Non fu tenuto in gran considerazione fin dal suo arrivo dall’America del Sud, bollato dalla Chiesa come “generatore di pensieri impuri” e dall’aristocrazia come “dozzinale spezia dei poveri”.
Divenne l’omologatore del cibo del popolo, come il parmigiano lo era di quello della nobiltà. In maniera non difforme dal braccio di ferro, dalle prove di coraggio e dal trasporto di pesantissime macchine del Santo, si svilupparono le prove di machismo, che ne prevedevano l’ingestione di enormi quantità, fino a cancellarne il sapore a favore di una prolungata infiammazione delle papille. Anche per questa ragione la coltivazione ha smarrito l’attenzione alla complessità aromatica, percepibile soprattutto all’inizio della maturazione, differente tra il prodotto verde e quello cotto dal sole e solo parzialmente smarrita nel prodotto essiccato.
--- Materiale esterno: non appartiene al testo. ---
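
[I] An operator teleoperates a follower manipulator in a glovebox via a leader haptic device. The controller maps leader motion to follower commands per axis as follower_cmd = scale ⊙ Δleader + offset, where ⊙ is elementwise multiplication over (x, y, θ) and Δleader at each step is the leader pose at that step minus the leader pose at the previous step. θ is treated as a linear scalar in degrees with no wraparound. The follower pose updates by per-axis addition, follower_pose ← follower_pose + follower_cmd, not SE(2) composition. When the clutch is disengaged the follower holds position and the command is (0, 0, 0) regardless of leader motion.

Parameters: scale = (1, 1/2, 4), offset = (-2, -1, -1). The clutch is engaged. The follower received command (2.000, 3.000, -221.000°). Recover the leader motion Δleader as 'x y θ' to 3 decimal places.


4.000 8.000 -55.000

axis x: (2.000 − -2) / (1) = 4.000
axis y: (3.000 − -1) / (1/2) = 8.000
axis θ: (-221.000 − -1) / (4) = -55.000


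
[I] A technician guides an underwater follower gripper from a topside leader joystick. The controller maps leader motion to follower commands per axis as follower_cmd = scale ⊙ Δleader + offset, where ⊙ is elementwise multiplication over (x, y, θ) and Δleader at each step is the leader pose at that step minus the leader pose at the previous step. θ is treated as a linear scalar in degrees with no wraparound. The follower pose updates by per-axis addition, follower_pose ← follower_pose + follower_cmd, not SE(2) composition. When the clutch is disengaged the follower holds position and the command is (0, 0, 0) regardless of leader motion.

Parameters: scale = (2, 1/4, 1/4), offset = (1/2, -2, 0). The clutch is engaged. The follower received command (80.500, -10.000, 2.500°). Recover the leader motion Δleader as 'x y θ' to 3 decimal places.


40.000 -32.000 10.000

axis x: (80.500 − 1/2) / (2) = 40.000
axis y: (-10.000 − -2) / (1/4) = -32.000
axis θ: (2.500 − 0) / (1/4) = 10.000


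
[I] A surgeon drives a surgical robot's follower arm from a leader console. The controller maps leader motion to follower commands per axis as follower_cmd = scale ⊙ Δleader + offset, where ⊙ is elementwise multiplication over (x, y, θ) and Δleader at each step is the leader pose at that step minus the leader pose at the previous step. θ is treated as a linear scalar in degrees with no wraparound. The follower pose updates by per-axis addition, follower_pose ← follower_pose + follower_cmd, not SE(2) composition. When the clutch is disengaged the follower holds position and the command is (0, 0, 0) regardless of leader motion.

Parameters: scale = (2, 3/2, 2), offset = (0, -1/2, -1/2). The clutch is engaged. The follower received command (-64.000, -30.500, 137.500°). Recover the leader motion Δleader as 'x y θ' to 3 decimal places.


axis x: (-64.000 − 0) / (2) = -32.000
axis y: (-30.500 − -1/2) / (3/2) = -20.000
axis θ: (137.500 − -1/2) / (2) = 69.000

-32.000 -20.000 69.000


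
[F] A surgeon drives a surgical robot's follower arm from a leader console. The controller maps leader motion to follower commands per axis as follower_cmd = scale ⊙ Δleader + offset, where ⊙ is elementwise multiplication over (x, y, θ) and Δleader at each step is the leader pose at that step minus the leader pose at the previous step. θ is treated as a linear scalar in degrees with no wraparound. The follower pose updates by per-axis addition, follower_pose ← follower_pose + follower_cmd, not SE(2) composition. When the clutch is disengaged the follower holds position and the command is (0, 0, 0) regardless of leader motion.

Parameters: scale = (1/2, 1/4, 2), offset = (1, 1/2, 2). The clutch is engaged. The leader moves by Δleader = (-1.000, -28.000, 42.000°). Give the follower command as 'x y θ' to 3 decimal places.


axis x: 1/2·-1.000 + 1 = 0.500
axis y: 1/4·-28.000 + 1/2 = -6.500
axis θ: 2·42.000 + 2 = 86.000

0.500 -6.500 86.000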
Per utilizzare il peperoncino fuori stagione, la maniera migliore di è quella di congelarlo fresco e affettarlo poi con le forbici dal freezer al piatto.
Comunque l’ortaggio correttamente essiccato, all’aria e lontano dal sole, acquista un’interessante concentrazione.
Va conservato un anno al massimo, privato dei semi e ridotto al momento in polvere finissima, per piatti crudi o cotti, dove non deve mai friggere o bruciare.
La pelle, indigesta come quella del peperone, andrebbe eliminata sia dal fresco che dal secco, creando una poltiglia da passare al setaccio, conservabile in un buon olio extravergine.

Col sole in arrivo la polpa dei peperoncini appena colti sarà gentile e complessa, come dovrebbero essere sempre il sapore e la vita.